20 Nisan 2024


Toplumsal Cinnet



Muhammet Mehdi ERDOĞMUŞ

A- A+

Eski zamanlarda nadir duyulurdu canilikler,

Günümüzde her an karşımızda yürürken bile bir yerlerde!

--

Cinnet terimi, ‘’bir an için normalin dışı davranışları göstererek akıl dışı ve mantıksız davranışlarda bulunması, delilik hali’’ anlamında kullanılmaktadır.  Zihinsel ve ruhsal bozukluklardan kaynaklandığı için psikolojik bir hastalık olarak kabul edilmektedir.

Kişinin zaman içinde zihinsel-ruhsal anlamda yaşadığı ağır travmalardan (stres, kaygı, öfke, çaresizlik, yok sayılma- görmezden gelinme, umutsuzluk vb.) kaynaklı ani kontrol kaybı nedeniyle ortaya çıkmaktadır.

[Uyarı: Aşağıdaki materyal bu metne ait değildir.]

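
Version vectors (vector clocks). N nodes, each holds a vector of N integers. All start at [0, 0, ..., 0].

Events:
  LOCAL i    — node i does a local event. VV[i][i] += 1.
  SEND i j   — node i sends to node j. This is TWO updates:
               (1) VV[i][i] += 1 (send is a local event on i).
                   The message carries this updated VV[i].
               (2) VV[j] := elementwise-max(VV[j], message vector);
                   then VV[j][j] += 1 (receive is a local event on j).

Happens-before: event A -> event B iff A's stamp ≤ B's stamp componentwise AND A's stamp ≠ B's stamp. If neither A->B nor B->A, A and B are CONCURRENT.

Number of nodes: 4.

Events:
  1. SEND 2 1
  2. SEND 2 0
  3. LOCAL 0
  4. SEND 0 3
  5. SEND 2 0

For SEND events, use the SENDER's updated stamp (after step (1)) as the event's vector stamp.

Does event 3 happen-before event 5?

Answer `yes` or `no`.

Answer: no

Derivation:
Initial: VV[0]=[0, 0, 0, 0]
Initial: VV[1]=[0, 0, 0, 0]
Initial: VV[2]=[0, 0, 0, 0]
Initial: VV[3]=[0, 0, 0, 0]
Event 1: SEND 2->1: VV[2][2]++ -> VV[2]=[0, 0, 1, 0], msg_vec=[0, 0, 1, 0]; VV[1]=max(VV[1],msg_vec) then VV[1][1]++ -> VV[1]=[0, 1, 1, 0]
Event 2: SEND 2->0: VV[2][2]++ -> VV[2]=[0, 0, 2, 0], msg_vec=[0, 0, 2, 0]; VV[0]=max(VV[0],msg_vec) then VV[0][0]++ -> VV[0]=[1, 0, 2, 0]
Event 3: LOCAL 0: VV[0][0]++ -> VV[0]=[2, 0, 2, 0]
Event 4: SEND 0->3: VV[0][0]++ -> VV[0]=[3, 0, 2, 0], msg_vec=[3, 0, 2, 0]; VV[3]=max(VV[3],msg_vec) then VV[3][3]++ -> VV[3]=[3, 0, 2, 1]
Event 5: SEND 2->0: VV[2][2]++ -> VV[2]=[0, 0, 3, 0], msg_vec=[0, 0, 3, 0]; VV[0]=max(VV[0],msg_vec) then VV[0][0]++ -> VV[0]=[4, 0, 3, 0]
Event 3 stamp: [2, 0, 2, 0]
Event 5 stamp: [0, 0, 3, 0]
[2, 0, 2, 0] <= [0, 0, 3, 0]? False. Equal? False. Happens-before: False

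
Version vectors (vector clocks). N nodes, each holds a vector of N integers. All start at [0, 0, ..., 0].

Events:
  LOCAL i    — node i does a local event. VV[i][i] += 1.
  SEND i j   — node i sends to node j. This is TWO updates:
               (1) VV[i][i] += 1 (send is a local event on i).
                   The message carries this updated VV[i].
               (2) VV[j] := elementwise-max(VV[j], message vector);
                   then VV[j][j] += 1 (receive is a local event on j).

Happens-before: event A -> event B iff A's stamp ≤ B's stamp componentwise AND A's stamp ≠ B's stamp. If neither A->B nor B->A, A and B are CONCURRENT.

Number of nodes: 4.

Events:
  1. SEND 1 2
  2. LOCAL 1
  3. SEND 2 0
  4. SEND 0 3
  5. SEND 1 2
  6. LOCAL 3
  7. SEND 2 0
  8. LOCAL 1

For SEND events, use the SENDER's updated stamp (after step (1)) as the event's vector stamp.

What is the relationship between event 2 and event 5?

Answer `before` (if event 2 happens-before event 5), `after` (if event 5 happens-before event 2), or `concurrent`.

Answer: before

Derivation:
Initial: VV[0]=[0, 0, 0, 0]
Initial: VV[1]=[0, 0, 0, 0]
Initial: VV[2]=[0, 0, 0, 0]
Initial: VV[3]=[0, 0, 0, 0]
Event 1: SEND 1->2: VV[1][1]++ -> VV[1]=[0, 1, 0, 0], msg_vec=[0, 1, 0, 0]; VV[2]=max(VV[2],msg_vec) then VV[2][2]++ -> VV[2]=[0, 1, 1, 0]
Event 2: LOCAL 1: VV[1][1]++ -> VV[1]=[0, 2, 0, 0]
Event 3: SEND 2->0: VV[2][2]++ -> VV[2]=[0, 1, 2, 0], msg_vec=[0, 1, 2, 0]; VV[0]=max(VV[0],msg_vec) then VV[0][0]++ -> VV[0]=[1, 1, 2, 0]
Event 4: SEND 0->3: VV[0][0]++ -> VV[0]=[2, 1, 2, 0], msg_vec=[2, 1, 2, 0]; VV[3]=max(VV[3],msg_vec) then VV[3][3]++ -> VV[3]=[2, 1, 2, 1]
Event 5: SEND 1->2: VV[1][1]++ -> VV[1]=[0, 3, 0, 0], msg_vec=[0, 3, 0, 0]; VV[2]=max(VV[2],msg_vec) then VV[2][2]++ -> VV[2]=[0, 3, 3, 0]
Event 6: LOCAL 3: VV[3][3]++ -> VV[3]=[2, 1, 2, 2]
Event 7: SEND 2->0: VV[2][2]++ -> VV[2]=[0, 3, 4, 0], msg_vec=[0, 3, 4, 0]; VV[0]=max(VV[0],msg_vec) then VV[0][0]++ -> VV[0]=[3, 3, 4, 0]
Event 8: LOCAL 1: VV[1][1]++ -> VV[1]=[0, 4, 0, 0]
Event 2 stamp: [0, 2, 0, 0]
Event 5 stamp: [0, 3, 0, 0]
[0, 2, 0, 0] <= [0, 3, 0, 0]? True
[0, 3, 0, 0] <= [0, 2, 0, 0]? False
Relation: before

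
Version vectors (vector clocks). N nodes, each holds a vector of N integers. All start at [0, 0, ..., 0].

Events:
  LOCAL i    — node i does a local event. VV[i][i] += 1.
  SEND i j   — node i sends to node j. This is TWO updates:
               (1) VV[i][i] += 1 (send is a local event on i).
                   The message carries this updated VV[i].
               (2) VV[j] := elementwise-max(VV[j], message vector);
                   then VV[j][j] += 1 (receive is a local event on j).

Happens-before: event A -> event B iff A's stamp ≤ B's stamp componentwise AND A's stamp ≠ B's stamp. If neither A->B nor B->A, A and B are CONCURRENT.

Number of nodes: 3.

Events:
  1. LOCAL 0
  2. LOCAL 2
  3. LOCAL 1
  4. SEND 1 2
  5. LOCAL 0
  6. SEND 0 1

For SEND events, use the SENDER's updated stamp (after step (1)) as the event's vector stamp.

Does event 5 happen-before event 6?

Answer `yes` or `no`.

Initial: VV[0]=[0, 0, 0]
Initial: VV[1]=[0, 0, 0]
Initial: VV[2]=[0, 0, 0]
Event 1: LOCAL 0: VV[0][0]++ -> VV[0]=[1, 0, 0]
Event 2: LOCAL 2: VV[2][2]++ -> VV[2]=[0, 0, 1]
Event 3: LOCAL 1: VV[1][1]++ -> VV[1]=[0, 1, 0]
Event 4: SEND 1->2: VV[1][1]++ -> VV[1]=[0, 2, 0], msg_vec=[0, 2, 0]; VV[2]=max(VV[2],msg_vec) then VV[2][2]++ -> VV[2]=[0, 2, 2]
Event 5: LOCAL 0: VV[0][0]++ -> VV[0]=[2, 0, 0]
Event 6: SEND 0->1: VV[0][0]++ -> VV[0]=[3, 0, 0], msg_vec=[3, 0, 0]; VV[1]=max(VV[1],msg_vec) then VV[1][1]++ -> VV[1]=[3, 3, 0]
Event 5 stamp: [2, 0, 0]
Event 6 stamp: [3, 0, 0]
[2, 0, 0] <= [3, 0, 0]? True. Equal? False. Happens-before: True

Answer: yes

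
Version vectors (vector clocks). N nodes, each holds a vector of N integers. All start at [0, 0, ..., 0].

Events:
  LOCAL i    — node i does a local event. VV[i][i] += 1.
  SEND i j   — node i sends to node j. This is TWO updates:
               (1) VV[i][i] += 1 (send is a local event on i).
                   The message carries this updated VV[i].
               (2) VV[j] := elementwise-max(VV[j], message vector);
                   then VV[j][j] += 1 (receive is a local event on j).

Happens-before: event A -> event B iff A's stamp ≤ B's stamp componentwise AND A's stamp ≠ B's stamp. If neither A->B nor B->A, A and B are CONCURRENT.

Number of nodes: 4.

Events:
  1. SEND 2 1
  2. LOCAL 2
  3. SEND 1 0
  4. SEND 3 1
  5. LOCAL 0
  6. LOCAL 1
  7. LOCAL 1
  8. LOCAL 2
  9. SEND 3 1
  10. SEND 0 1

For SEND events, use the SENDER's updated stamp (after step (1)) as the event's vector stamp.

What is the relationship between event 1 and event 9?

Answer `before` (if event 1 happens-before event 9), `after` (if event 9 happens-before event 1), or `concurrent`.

Initial: VV[0]=[0, 0, 0, 0]
Initial: VV[1]=[0, 0, 0, 0]
Initial: VV[2]=[0, 0, 0, 0]
Initial: VV[3]=[0, 0, 0, 0]
Event 1: SEND 2->1: VV[2][2]++ -> VV[2]=[0, 0, 1, 0], msg_vec=[0, 0, 1, 0]; VV[1]=max(VV[1],msg_vec) then VV[1][1]++ -> VV[1]=[0, 1, 1, 0]
Event 2: LOCAL 2: VV[2][2]++ -> VV[2]=[0, 0, 2, 0]
Event 3: SEND 1->0: VV[1][1]++ -> VV[1]=[0, 2, 1, 0], msg_vec=[0, 2, 1, 0]; VV[0]=max(VV[0],msg_vec) then VV[0][0]++ -> VV[0]=[1, 2, 1, 0]
Event 4: SEND 3->1: VV[3][3]++ -> VV[3]=[0, 0, 0, 1], msg_vec=[0, 0, 0, 1]; VV[1]=max(VV[1],msg_vec) then VV[1][1]++ -> VV[1]=[0, 3, 1, 1]
Event 5: LOCAL 0: VV[0][0]++ -> VV[0]=[2, 2, 1, 0]
Event 6: LOCAL 1: VV[1][1]++ -> VV[1]=[0, 4, 1, 1]
Event 7: LOCAL 1: VV[1][1]++ -> VV[1]=[0, 5, 1, 1]
Event 8: LOCAL 2: VV[2][2]++ -> VV[2]=[0, 0, 3, 0]
Event 9: SEND 3->1: VV[3][3]++ -> VV[3]=[0, 0, 0, 2], msg_vec=[0, 0, 0, 2]; VV[1]=max(VV[1],msg_vec) then VV[1][1]++ -> VV[1]=[0, 6, 1, 2]
Event 10: SEND 0->1: VV[0][0]++ -> VV[0]=[3, 2, 1, 0], msg_vec=[3, 2, 1, 0]; VV[1]=max(VV[1],msg_vec) then VV[1][1]++ -> VV[1]=[3, 7, 1, 2]
Event 1 stamp: [0, 0, 1, 0]
Event 9 stamp: [0, 0, 0, 2]
[0, 0, 1, 0] <= [0, 0, 0, 2]? False
[0, 0, 0, 2] <= [0, 0, 1, 0]? False
Relation: concurrent

Answer: concurrent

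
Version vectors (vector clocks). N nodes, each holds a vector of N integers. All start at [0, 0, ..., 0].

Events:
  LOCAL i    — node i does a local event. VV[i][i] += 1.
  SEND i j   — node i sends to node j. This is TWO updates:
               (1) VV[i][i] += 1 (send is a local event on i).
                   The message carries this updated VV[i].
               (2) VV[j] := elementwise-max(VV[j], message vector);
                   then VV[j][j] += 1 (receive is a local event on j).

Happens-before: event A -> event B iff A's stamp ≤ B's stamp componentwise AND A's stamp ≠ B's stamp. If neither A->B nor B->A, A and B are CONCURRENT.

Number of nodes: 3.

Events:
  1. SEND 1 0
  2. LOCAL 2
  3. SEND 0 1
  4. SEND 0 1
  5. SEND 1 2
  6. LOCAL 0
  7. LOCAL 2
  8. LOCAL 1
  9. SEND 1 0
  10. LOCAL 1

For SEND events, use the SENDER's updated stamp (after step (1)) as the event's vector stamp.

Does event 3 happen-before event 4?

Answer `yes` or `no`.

Initial: VV[0]=[0, 0, 0]
Initial: VV[1]=[0, 0, 0]
Initial: VV[2]=[0, 0, 0]
Event 1: SEND 1->0: VV[1][1]++ -> VV[1]=[0, 1, 0], msg_vec=[0, 1, 0]; VV[0]=max(VV[0],msg_vec) then VV[0][0]++ -> VV[0]=[1, 1, 0]
Event 2: LOCAL 2: VV[2][2]++ -> VV[2]=[0, 0, 1]
Event 3: SEND 0->1: VV[0][0]++ -> VV[0]=[2, 1, 0], msg_vec=[2, 1, 0]; VV[1]=max(VV[1],msg_vec) then VV[1][1]++ -> VV[1]=[2, 2, 0]
Event 4: SEND 0->1: VV[0][0]++ -> VV[0]=[3, 1, 0], msg_vec=[3, 1, 0]; VV[1]=max(VV[1],msg_vec) then VV[1][1]++ -> VV[1]=[3, 3, 0]
Event 5: SEND 1->2: VV[1][1]++ -> VV[1]=[3, 4, 0], msg_vec=[3, 4, 0]; VV[2]=max(VV[2],msg_vec) then VV[2][2]++ -> VV[2]=[3, 4, 2]
Event 6: LOCAL 0: VV[0][0]++ -> VV[0]=[4, 1, 0]
Event 7: LOCAL 2: VV[2][2]++ -> VV[2]=[3, 4, 3]
Event 8: LOCAL 1: VV[1][1]++ -> VV[1]=[3, 5, 0]
Event 9: SEND 1->0: VV[1][1]++ -> VV[1]=[3, 6, 0], msg_vec=[3, 6, 0]; VV[0]=max(VV[0],msg_vec) then VV[0][0]++ -> VV[0]=[5, 6, 0]
Event 10: LOCAL 1: VV[1][1]++ -> VV[1]=[3, 7, 0]
Event 3 stamp: [2, 1, 0]
Event 4 stamp: [3, 1, 0]
[2, 1, 0] <= [3, 1, 0]? True. Equal? False. Happens-before: True

Answer: yes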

Her ne kadar cinnet durumu bireysel bir hastalık olsa da yönetim baskısı yaşayan toplumlarda hastalık toplumsallaşabilir. Duyarsızlık, ilgisizlik, vicdansızlık, şuursuzluk sıradanlaşınca toplumun büyük çoğunluğu cinnet riski taşımaya başlar.

Kadına yönelik şiddet örneğinde olduğu gibi cinayetler, öfke ve düşmanlıklar sıradanlaşır ve yaygınlık kazanır. Sıradanlaştırmanın bir mühendislik projesi olduğu da kimsenin aklına gelmez.

Yakın geçmişe kadar üçüncü sayfa haberi olarak bilinen cinnet haberleri, günümüzde birinci sayfadan verilmektedir. Bu yöntemin dahi tek başına olayları tetiklediği iddia edilebilir.

Her gün karşılaştığımız haberler arasında en çok da şiddet olayları gelmektedir. Aile içi şiddet, kadına yönelik şiddet, doktorlara, sağlık çalışanlarına yönelik şiddet olayları hızla artmaktadır. Trafikte yaşanan şiddet olaylarının hesabı bile tutulamıyor.

Mahalle sakinleri ve komşular arasında yaşanan şiddet olayları, hayvanlara yönelik şiddeti ve doğaya yönelik kıyım ve yıkımı da dahil edersek örnekleri daha da çoğaltmak mümkün.

Yasal haklarını kullanmak üzere gösteri ve yürüyüş düzenleyen gruplara yönelik kolluk kuvvetlerinin şiddetinden söz etmeye dahi gerek görmüyorum.

Bütün bu olayları besleyen elbette yönetim sistemindeki arızalardır. Toplum zihniyetini de şekillendiren bu arızalardır.

Siyasetin ve siyasetçilerin gergin ve öfkeli söylemlerinin şiddeti tetiklemediğini söyleyebilir miyiz?

Adaletsizliğin, ayırımcılığın, yoksulluğun ve siyasi baskıların, şiddetin artmasında rol oynamadığını düşünebilir miyiz?

Adaletsizliğin, ayırımcılığın, yoksulluğun yaygınlaştığı toplumlarda şiddet kaçınılmaz olarak artacaktır.

Ne yazık ki ülkemizde planlanmış bir şiddet politikasından kuşku duyulmaktadır. İnsanların sosyal medyayı dahi özgürce kullanamadığı, milyonlarca insanın terör örgütü kapsamında baskı altına alındığı ve ceza evlerinin tıka basa doldurulduğu bir ülkede insanların huzur ve güven içinde olması mümkün olabilir mi?

İnsanların, korku ikliminde devamlı olarak kendilerini baskı altında hissetmeleri kaçınılmazdır. Böyle bir ortamda cinnet halinin sıradanlaşması da yaygınlaşması da kolaylaşacaktır.

Tedavi edilmeyen her hastalık öldürücü olabilir. Hayalleri öldürülen insanların cinnet geçirmeleri de beklenen bir sonuçtur. Bunun planlanmış olması ise -böyle olmadığını umuyorum-daha büyük toplumsal felaketlere yol açacağı da kesin.

Olayların nedeni kadar tehlikenin de farkında olmamız gerekir. Toplum ve ülke olarak çok zor bir dönemden geçiyoruz. Olayları yok sayarak, üzerini örterek tehlikeyi ortadan kaldıramayız.

---

Güç uğruna talan edilmiş bir ülke değil tek enkaz,

Canileşmiş bir toplum inşa edilmiş ilmik ilmik!